Real-Time Hadoop Queries Will Be a Reality in 2013
Real-Time Hadoop queries will be a reality in 2013 thanks to two new projects from Cloudera: Impala and Trevni.
Impala is the open source version of Dremel, Google’s proprietary big data query solution. A first beta is available and the production version is foreseen for Q1 2013.
Impala allows you to run real-time queries on top of Hadoop’s HDFS, Hbase and Hive. No migrations necessary.
However the real revolution will only get better when Doug Cutting [the creator of Lucene, Hadoop, etc.]‘s Trevni is integrated into Impala. Trevni is a new columnar data storage format that promises superior performance for reading large columnar stored data sets.
Impala + Trevni is promising real-time big data queries with multiple joins that are on par in performance but have more functionality than Google’s Dremel…
(Note: Opinions expressed in this article and its replies are the opinions of their respective authors and not those of DZone, Inc.)





Comments
Peter ___ replied on Fri, 2012/12/07 - 10:58am
Well, either Impala is not really active (any more) or cloudera is hiding the activity: https://github.com/cloudera/impala/commits/master
Bertrand Dechoux replied on Sun, 2012/12/16 - 7:59am
in response to:
Peter ___
Actually, it is the Apache Drill project that is an implementation based on Dremel.
http://wiki.apache.org/incubator/DrillProposal
Impala is based on (google's private) F1 for which there is no public documentation/publication.
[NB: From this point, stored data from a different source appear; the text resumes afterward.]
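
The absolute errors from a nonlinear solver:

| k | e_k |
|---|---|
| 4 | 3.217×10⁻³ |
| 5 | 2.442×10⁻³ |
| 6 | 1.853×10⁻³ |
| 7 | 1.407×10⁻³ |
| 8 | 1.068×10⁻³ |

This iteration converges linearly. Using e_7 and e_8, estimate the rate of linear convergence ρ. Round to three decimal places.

0.759

ρ ≈ e_8/e_7 = 1.068×10⁻³/1.407×10⁻³ = 0.75906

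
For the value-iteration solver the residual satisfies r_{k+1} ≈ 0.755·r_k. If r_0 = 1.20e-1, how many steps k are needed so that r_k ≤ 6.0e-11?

77

After k steps, r_k ≈ 1.20e-1·0.755^k.
Need 0.755^k ≤ 6.0e-11/1.20e-1 = 5e-10.
k ≥ ln(5e-10)/ln(0.755) = -21.4164/-0.28104 = 76.204.
Smallest integer k = 77.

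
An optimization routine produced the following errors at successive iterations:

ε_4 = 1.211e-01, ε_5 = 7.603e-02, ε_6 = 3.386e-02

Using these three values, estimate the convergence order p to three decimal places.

1.738

p ≈ ln(ε_6/ε_5) / ln(ε_5/ε_4)
  = ln(3.386e-02/7.603e-02) / ln(7.603e-02/1.211e-01)
  = ln(0.445351) / ln(0.627828)
  = -0.808893 / -0.465489 ≈ 1.737727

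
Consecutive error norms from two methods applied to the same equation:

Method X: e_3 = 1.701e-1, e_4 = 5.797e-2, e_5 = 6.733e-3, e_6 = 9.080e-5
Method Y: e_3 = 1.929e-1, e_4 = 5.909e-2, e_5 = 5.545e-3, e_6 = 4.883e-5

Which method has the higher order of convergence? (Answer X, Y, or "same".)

Method X: p ≈ ln(9.080e-5/6.733e-3)/ln(6.733e-3/5.797e-2) ≈ 2.00.
Method Y: p ≈ ln(4.883e-5/5.545e-3)/ln(5.545e-3/5.909e-2) ≈ 2.00.
Both orders ≈ 2.0 — effectively the same.

same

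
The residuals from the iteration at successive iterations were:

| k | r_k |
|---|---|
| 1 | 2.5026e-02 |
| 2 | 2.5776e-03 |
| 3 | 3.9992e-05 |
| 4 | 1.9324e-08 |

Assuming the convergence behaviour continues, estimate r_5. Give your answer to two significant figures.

1.6e-14

First estimate the order: p ≈ ln(r_4/r_3) / ln(r_3/r_2) = ln(1.9324e-08/3.9992e-05)/ln(3.9992e-05/2.5776e-03) = ln(0.000483197)/ln(0.0155152) ≈ 1.8327.
Then r_5 ≈ r_4·(r_4/r_3)^p = 1.9324e-08·(0.000483197)^1.8327 = 1.9324e-08·8.37519e-07 ≈ 1.618e-14.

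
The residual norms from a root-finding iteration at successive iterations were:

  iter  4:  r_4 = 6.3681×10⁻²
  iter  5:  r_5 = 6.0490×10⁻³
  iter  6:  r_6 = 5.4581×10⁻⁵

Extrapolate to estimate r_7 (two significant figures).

First estimate the order: p ≈ ln(r_6/r_5) / ln(r_5/r_4) = ln(5.4581×10⁻⁵/6.0490×10⁻³)/ln(6.0490×10⁻³/6.3681×10⁻²) = ln(0.00902314)/ln(0.0949891) ≈ 2.0000.
Then r_7 ≈ r_6·(r_6/r_5)^p = 5.4581×10⁻⁵·(0.00902314)^2.0000 = 5.4581×10⁻⁵·8.14171e-05 ≈ 4.444e-09.

4.4e-9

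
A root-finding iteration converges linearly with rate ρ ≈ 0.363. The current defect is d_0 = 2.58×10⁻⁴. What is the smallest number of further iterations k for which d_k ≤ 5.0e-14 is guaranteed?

23

After k steps, d_k ≈ 2.58×10⁻⁴·0.363^k.
Need 0.363^k ≤ 5.0e-14/2.58×10⁻⁴ = 1.93798e-10.
k ≥ ln(1.93798e-10)/ln(0.363) = -22.3642/-1.01335 = 22.070.
Smallest integer k = 23.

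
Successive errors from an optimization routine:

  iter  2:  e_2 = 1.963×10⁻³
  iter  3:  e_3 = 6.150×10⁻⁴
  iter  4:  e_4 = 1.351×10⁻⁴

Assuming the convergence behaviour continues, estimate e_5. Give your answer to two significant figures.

1.9e-5

First estimate the order: p ≈ ln(e_4/e_3) / ln(e_3/e_2) = ln(1.351×10⁻⁴/6.150×10⁻⁴)/ln(6.150×10⁻⁴/1.963×10⁻³) = ln(0.219675)/ln(0.313296) ≈ 1.3059.
Then e_5 ≈ e_4·(e_4/e_3)^p = 1.351×10⁻⁴·(0.219675)^1.3059 = 1.351×10⁻⁴·0.138176 ≈ 1.867e-05.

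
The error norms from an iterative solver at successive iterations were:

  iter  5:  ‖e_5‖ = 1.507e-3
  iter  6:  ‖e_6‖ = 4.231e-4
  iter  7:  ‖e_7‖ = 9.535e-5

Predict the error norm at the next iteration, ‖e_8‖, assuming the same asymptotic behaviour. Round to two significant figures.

1.7e-5

First estimate the order: p ≈ ln(‖e_7‖/‖e_6‖) / ln(‖e_6‖/‖e_5‖) = ln(9.535e-5/4.231e-4)/ln(4.231e-4/1.507e-3) = ln(0.22536)/ln(0.280756) ≈ 1.1730.
Then ‖e_8‖ ≈ ‖e_7‖·(‖e_7‖/‖e_6‖)^p = 9.535e-5·(0.22536)^1.1730 = 9.535e-5·0.17415 ≈ 1.661e-05.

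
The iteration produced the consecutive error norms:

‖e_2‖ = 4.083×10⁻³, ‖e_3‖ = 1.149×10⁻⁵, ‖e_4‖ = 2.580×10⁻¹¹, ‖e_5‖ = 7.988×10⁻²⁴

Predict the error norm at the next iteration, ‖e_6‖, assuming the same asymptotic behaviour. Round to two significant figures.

First estimate the order: p ≈ ln(‖e_5‖/‖e_4‖) / ln(‖e_4‖/‖e_3‖) = ln(7.988×10⁻²⁴/2.580×10⁻¹¹)/ln(2.580×10⁻¹¹/1.149×10⁻⁵) = ln(3.09612e-13)/ln(2.24543e-06) ≈ 2.2145.
Then ‖e_6‖ ≈ ‖e_5‖·(‖e_5‖/‖e_4‖)^p = 7.988×10⁻²⁴·(3.09612e-13)^2.2145 = 7.988×10⁻²⁴·1.988e-28 ≈ 1.588e-51.

1.6e-51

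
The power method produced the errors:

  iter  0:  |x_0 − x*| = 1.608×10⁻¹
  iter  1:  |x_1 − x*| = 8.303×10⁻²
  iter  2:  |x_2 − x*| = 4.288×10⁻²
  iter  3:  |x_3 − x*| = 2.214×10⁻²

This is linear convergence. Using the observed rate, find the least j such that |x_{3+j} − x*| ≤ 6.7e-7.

16

Rate ρ ≈ |x_3 − x*|/|x_2 − x*| = 2.214×10⁻²/4.288×10⁻² = 0.5163.
After j more steps, |x_{3+j} − x*| ≈ 2.214×10⁻²·ρ^j; need ρ^j ≤ 6.7e-7/2.214×10⁻² = 3.0262e-05.
j ≥ ln(3.0262e-05)/ln(0.5163) = -10.4056/-0.66107 = 15.741.
So 16 more iterations are needed.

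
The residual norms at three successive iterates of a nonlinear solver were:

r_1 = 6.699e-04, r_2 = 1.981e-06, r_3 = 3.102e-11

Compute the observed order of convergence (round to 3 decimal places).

p ≈ ln(r_3/r_2) / ln(r_2/r_1)
  = ln(3.102e-11/1.981e-06) / ln(1.981e-06/6.699e-04)
  = ln(1.56588e-05) / ln(0.00295716)
  = -11.064477 / -5.823526 ≈ 1.899962

1.900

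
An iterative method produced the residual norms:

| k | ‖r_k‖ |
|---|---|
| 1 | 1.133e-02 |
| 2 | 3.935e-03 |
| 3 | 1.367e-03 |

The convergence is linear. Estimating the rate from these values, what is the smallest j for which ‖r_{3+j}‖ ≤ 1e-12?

Rate ρ ≈ ‖r_3‖/‖r_2‖ = 1.367e-03/3.935e-03 = 0.3474.
After j more steps, ‖r_{3+j}‖ ≈ 1.367e-03·ρ^j; need ρ^j ≤ 1e-12/1.367e-03 = 7.31529e-10.
j ≥ ln(7.31529e-10)/ln(0.3474) = -21.0359/-1.05728 = 19.896.
So 20 more iterations are needed.

20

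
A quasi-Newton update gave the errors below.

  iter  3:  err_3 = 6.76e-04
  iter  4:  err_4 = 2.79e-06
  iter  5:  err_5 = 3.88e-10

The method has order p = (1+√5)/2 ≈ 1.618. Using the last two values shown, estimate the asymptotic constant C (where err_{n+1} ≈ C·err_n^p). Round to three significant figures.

0.377

C ≈ err_5 / err_4^1.618
  = 3.88e-10 / (2.79e-06)^1.618
  = 3.88e-10 / 1.03036e-09 ≈ 0.37657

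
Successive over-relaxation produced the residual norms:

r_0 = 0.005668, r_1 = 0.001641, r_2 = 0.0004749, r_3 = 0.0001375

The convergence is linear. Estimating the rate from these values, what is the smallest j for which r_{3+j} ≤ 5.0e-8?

Rate ρ ≈ r_3/r_2 = 0.0001375/0.0004749 = 0.2895.
After j more steps, r_{3+j} ≈ 0.0001375·ρ^j; need ρ^j ≤ 5.0e-8/0.0001375 = 0.000363636.
j ≥ ln(0.000363636)/ln(0.2895) = -7.9194/-1.23960 = 6.389.
So 7 more iterations are needed.

7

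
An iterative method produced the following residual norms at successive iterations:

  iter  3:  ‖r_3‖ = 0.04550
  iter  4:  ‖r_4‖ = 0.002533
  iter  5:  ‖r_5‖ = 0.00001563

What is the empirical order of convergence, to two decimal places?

1.76

p ≈ ln(‖r_5‖/‖r_4‖) / ln(‖r_4‖/‖r_3‖)
  = ln(0.00001563/0.002533) / ln(0.002533/0.04550)
  = ln(0.00617055) / ln(0.0556703)
  = -5.08797 / -2.88831 ≈ 1.76157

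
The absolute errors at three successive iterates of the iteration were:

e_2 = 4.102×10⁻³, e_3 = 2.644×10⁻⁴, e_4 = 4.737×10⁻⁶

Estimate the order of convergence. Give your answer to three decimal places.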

http://www.wired.com/wiredenterprise/2012/10/cloudera-impala-hadoop/
But the title holds true. Although the meaning of 'real time' could lead to a meaningless semantic fight, the tools for interactively exploring the data within 'Hadoop' are definitely coming next year. I would advise anybody interested in the subject to watch Ted Dunning's presentations and to join your local Hadoop User Group as it is very likely Cloudera will also talks about Impala there.
http://wiki.apache.org/hadoop/HadoopUserGroups
Bertrand Dechoux replied on Sun, 2012/12/16 - 10:51am
in response to:
Peter ___
@Peter Kar : Cloudera has published a post answering your point.
http://blog.cloudera.com/blog/2012/12/whats-next-for-cloudera-impala/
They are planning to "provide more transparency".